Every time I hope not to write about Aclaris for at least two months, I get disappointed. A very welcome disappointment of course. While this trend has been going on for two years, the past three months (including the latest development from yesterday) are worth summarizing below:
- In November of 2017, I wrote about how Aclaris planned to start Phase 2 clinical trials in 2018 for its topical JAK inhibitor product to treat androgenetic alopecia (AGA). This was a major and pleasant surprise since the company had not even started Phase 1 trials at the time of writing. I am guessing that Aclaris can skip Phase 1 trials since they and many others have already tested oral and topical JAK inhibitors for other uses such as treating alopecia areata and vitiligo. To this day, Aclaris’ product pipeline page still lists its topical “soft” JAK inhibitor program for treating AGA to be in a pre-clinical stage of development. Very strange, and probably just a delay in updating their website.
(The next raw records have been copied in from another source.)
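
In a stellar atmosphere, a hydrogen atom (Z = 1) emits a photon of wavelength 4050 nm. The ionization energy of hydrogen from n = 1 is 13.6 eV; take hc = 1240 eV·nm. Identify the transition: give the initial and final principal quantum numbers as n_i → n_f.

The photon energy is ΔE = hc/λ = 1240 / 4050 = 0.3062 eV.
With Z = 1, ΔE = 13.60 × (1/n_f² − 1/n_i²), so 1/n_f² − 1/n_i² = 0.02251.
Trying n_f = 4 gives 1/n_i² = 0.03999, i.e. n_i ≈ 5; this pair matches.

n_i = 5, n_f = 4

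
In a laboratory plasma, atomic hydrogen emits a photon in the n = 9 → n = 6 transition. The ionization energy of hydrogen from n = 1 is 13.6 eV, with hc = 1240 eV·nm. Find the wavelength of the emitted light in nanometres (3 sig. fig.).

ΔE = 13.60 × (1/6² − 1/9²) = 13.60 × 0.01543 = 0.2099 eV.
λ = hc/ΔE = 1240 / 0.2099 = 5910 nm.

5910 nm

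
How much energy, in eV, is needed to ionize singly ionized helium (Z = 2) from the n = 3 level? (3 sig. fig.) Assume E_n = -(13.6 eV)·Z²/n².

6.04 eV

E_n = −13.6 Z²/n² = −54.40/n² eV for Z = 2.
E_3 = −54.40/9 = −6.04 eV, so ionization (to E = 0) requires 6.04 eV.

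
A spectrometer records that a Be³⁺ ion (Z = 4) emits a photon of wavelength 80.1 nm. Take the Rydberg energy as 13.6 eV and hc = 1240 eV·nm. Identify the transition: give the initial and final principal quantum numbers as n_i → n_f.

The photon energy is ΔE = hc/λ = 1240 / 80.1 = 15.48 eV.
With Z = 4, ΔE = 217.6 × (1/n_f² − 1/n_i²), so 1/n_f² − 1/n_i² = 0.07114.
Trying n_f = 3 gives 1/n_i² = 0.03997, i.e. n_i ≈ 5; this pair matches.

n_i = 5, n_f = 3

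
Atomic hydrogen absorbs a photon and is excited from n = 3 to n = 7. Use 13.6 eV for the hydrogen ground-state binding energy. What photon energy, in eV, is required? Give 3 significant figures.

1.23 eV

E_7 = −13.60/49 = −0.2776 eV and E_3 = −13.60/9 = −1.511 eV.
The photon energy is |E_7 − E_3| = 1.23 eV.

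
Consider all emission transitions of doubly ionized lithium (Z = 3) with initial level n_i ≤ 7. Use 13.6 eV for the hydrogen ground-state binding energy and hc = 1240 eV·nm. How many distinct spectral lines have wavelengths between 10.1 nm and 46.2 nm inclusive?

8

Enumerate all n_i → n_f pairs with 1 ≤ n_f < n_i ≤ 7 and compute λ = 1240 / [13.6·9·(1/n_f² − 1/n_i²)].
Lines falling in [10.1, 46.2] nm: 7→1 (10.34 nm), 6→1 (10.42 nm), 5→1 (10.55 nm), 4→1 (10.81 nm), 3→1 (11.40 nm), 2→1 (13.51 nm), 7→2 (44.12 nm), 6→2 (45.59 nm).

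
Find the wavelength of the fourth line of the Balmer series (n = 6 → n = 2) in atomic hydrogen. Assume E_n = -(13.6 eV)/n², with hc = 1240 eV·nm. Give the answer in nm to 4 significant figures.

410.3 nm

The Balmer series terminates on n_f = 2; the fourth line has n_i = 2+4 = 6.
ΔE = 13.60 × (1/2² − 1/6²) = 3.022 eV.
λ = 1240 / 3.022 = 410.3 nm.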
- A few days ago, I discovered that a surprising number of renowned hair loss researchers presenting at this week’s American Academy of Dermatology Conference were now suddenly declaring an affiliation (probably research funding related) with Aclaris. I wrote about this in my last post. It would be very unusual if at least several of these researchers were not testing topical JAK inhibitors on humans for androgenetic alopecia on behalf of Aclaris.
- And finally, yesterday Aclaris made an important investor presentation in which it announced that in the first half of 2019 it was expecting results from its Phase II clinical trials for treating AGA with its topical JAK inhibitor product named ATI-50002. You can access the audio as well as the slides for this presentation via this page (make sure to look under past events for the LEERINK Partners event). On page 47 of the slides you can see the above details (h/t Malcolm and Royaume).
- On a side note, Aclaris CEO Neal Walker just updated his blog. Something he does fairly infrequently,
- And it is worth keeping a track of Aclaris’ first ever FDA approved product called Eskata (to treat a skin condition called seborrheic keratosis) that was released at the end of last year. The success or failure of this hydrogen peroxide based topical product will give some indication of how reliable the company is as well as how likely it is to succeed financially this year. The NY Times recently had an interesting article on Eskata titled: “Have We Aged Out of Age Spots?“. Note that Aclaris is for the first time presenting Phase 3 clinical trial data on Eskata at this week’s annual AAD conference. So they started selling this product even before presenting Phase 3 trial results anywhere it seems?
Until late last year, I was not even optimistic that Aclaris would complete Phase 1 trials for AGA this year. Now it looks like they might have already commenced Phase 2 trials in 2018 and we can look forward to seeing the final data by mid-2019 at the latest. Judging by the speed with which this company is moving along, if Phase 2 results are favorable, I would not be surprised if Phase 3 trials get completed before the end of 2020.